With its focus almost more on freezing out Westfield’s explosive attack than even gearing up its own, Summit orchestrated a stifling early ride that forced five turnovers to stimulate transition and send the Hilltoppers to a three-goal advantage in the opening quarter.

That early lead, essentially forged by its offense playing defense, seemed important in that opening quarter as a jump start, a little less so by the second period as top-seeded and 10th-ranked Summit raised its lead to four goals, but then critical later on once that dreaded Westfield offense finally got cranking.

The second-seeded and eighth-ranked Blue Devils pulled to within one goal with 2:26 remaining, but was able to generate just one other shot the rest of the way as Summit held on for a 10-9 victory in the Union County Tournament final Saturday night at Johnson in Clark. It was the fifth consecutive title and 15th overall for Summit (7-3).

“We’ve been working on our ride a lot lately. Even this morning we got some reps on our ride in the walk-through,” junior attackman Daniel Flaim said. “We’re a bunch of dogs back there and we’re gonna come for you and take the ball back every time.”

Flaim scored one of his two goals in transition and also picked up two grounds balls off turnovers in that opening quarter to help his club build that 5-2 lead. Westfield (7-4) showed its danger by sinking those two goals – one each by Ryan Waldman and Cody Lam – on only four shots. Summit unloaded 11, scoring three in transition off turnovers, one from Lucas Stocks on a strong dodge, and another from Jake Lowry on an extra-man opportunity.

“We just felt like we had to ride harder, create some turnovers, maybe get some transition. Our attack did a great job,” Summit head coach Jim Davidson said. “We got some early ones, kind of got some momentum and that gave the kids some confidence.”

They needed that after losing three of their previous five games and going up against an opponent averaging 11.6 goals a games, 12.2 over the last four. The Cornell-bound Waldman was the epitome of Westfield’s electrifying scoring ability with four goals and three assists to lead everyone.

“He’s a handful, and (Danny) Hazard also did an unbelievable job for them,” Davidson said of the creative Waldman and Westfield’s senior faceoff man, who won 15 of 22 at the X. “We tried to negate them with the ride.”

Stocks was the tone-setter for Summit’s offense with two goals and two assists for a career-high four points, Flaim had two goals and one assist, and freshman James Grainger and junior Sean McCeney netted two apiece in the win. Lam finished with three goals and one assist for Westfield.

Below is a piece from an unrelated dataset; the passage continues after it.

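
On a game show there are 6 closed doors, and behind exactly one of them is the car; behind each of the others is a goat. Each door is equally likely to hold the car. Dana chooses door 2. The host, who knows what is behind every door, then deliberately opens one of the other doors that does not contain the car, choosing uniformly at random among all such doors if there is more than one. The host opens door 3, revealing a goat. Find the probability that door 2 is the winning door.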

Waldman sank one goal and assisted on two, and John McDonald, Dylan Wragg and Lam each scored once in a 7:14 span during which the Blue Devils pulled to with 9-8 with 6:41 left in the game.

“We felt like we let the defense down a little bit with some bad possessions that they capitalized on,” Stocks said. “We wanted to give them some rest and didn’t. But they came together at the end when we needed them.”

Will Johnson snapped that four-goal splurge by Westfield when when unleashed a left-handed blast from 14 yards out for a 10-8 Summit lead with 5:24 to go. Westfield pulled to within one again three minutes later when Lam connected off a feed from Waldman on an EMO.

Hazard won the ensuing faceoff for Westfield, but had only one shot before junior defenseman Carter Shalcross knocked down a pass in the box and retrieved the ground ball for Summit with 1:02 left. Defenseman Trey Brown would get the ball back for Westfield with 25 seconds to go, but the Blue Devils could not control it and Thomas Kohaut gathered up another big ground ball for the Hilltoppers with 14 seconds to go.

“Coach always preaches to us about getting those GBs. GBs are what won the game for us,” Flaim said. “They (Westfield) were able to use their momentum and score some goals on us, but we kept our heads up, were able to stay positive, and you saw the result of that.”